Although an exact date is unclear, many restaurants are already preparing. Martin Vasquez, owner of La Siesta in Winthrop, says his loyal customers are still supporting them through take-out. “They’ve been so great that I’m so blessed, so blessed to be here in Winthrop,” Vasquez said.
He’s thrilled their patio will soon be another option for diners. “It will be a big help and it would be great for our customers you know to start coming in little by little,” Vasquez said.
The Massachusetts Restaurant Association says a firm data will give the 16,000 restaurants in the state time get beverages and fresh food from their vendors.
“Without that date that’s the one piece that’s missing,” said Bob Luz, president of the Massachusetts Restaurant Association. “We’re going to make it work and we’re going to earn the trust of the guests and we’re going to open our doors real soon and we can’t wait to get everybody back in.”
The lodging industry received similar guidance along with specific instructions “on enhanced sanitation protocols between guest visits. After departures, lodging establishments are asking to clean and sanitize all surfaces. Wash linens and bedspreads and may consider leaving a room vacant for 24 hours when possible between guests for deep cleaning.”
Travelers will need to be notified that Massachusetts still recommends anyone from out-of-state self-quarantine for 14 days.

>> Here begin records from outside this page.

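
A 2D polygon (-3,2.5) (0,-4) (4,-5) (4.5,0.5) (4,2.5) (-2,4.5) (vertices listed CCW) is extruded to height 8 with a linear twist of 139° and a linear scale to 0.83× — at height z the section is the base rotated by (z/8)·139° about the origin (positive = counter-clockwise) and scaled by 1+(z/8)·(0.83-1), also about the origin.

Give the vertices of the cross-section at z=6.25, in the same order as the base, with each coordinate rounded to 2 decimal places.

Cross-section at z=6.25: (-1.23,-3.16) (3.29,1.11) (3.00,4.67) (-1.66,3.56) (-3.16,2.60) (-3.15,-2.89)

t = z/height = 6.25/8 = 0.78125
s = 1 + (scale-1)·z/height = 1 + (0.83-1)·6.25/8 = 0.867188
θ = twist·z/height = 139°·6.25/8 = 108.5938° = 1.895318 rad
cos θ = -0.318856, sin θ = 0.947803 (intermediates below are computed at full precision and shown rounded to 5 d.p.)
v1: (-3,2.5) → rotate → (-1.41294,-3.64055) → ×s → (-1.22528,-3.15704) → (-1.23,-3.16)
v2: (0,-4) → rotate → (3.79121,1.27542) → ×s → (3.28769,1.10603) → (3.29,1.11)
v3: (4,-5) → rotate → (3.46359,5.38549) → ×s → (3.00358,4.67023) → (3.00,4.67)
v4: (4.5,0.5) → rotate → (-1.90875,4.10569) → ×s → (-1.65525,3.56040) → (-1.66,3.56)
v5: (4,2.5) → rotate → (-3.64493,2.99407) → ×s → (-3.16084,2.59642) → (-3.16,2.60)
v6: (-2,4.5) → rotate → (-3.62740,-3.33046) → ×s → (-3.14564,-2.88813) → (-3.15,-2.89)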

“I’m confident that the restaurant and lodging owners, managers, servers, bartenders, and staff and the many others who make up these industries will get back to work will be open their doors and their places to the residents across our Commonwealth and be able to offer the things from your places that people know and love so much in their communities, and will do so as safely and as quickly as possible,” Polito said.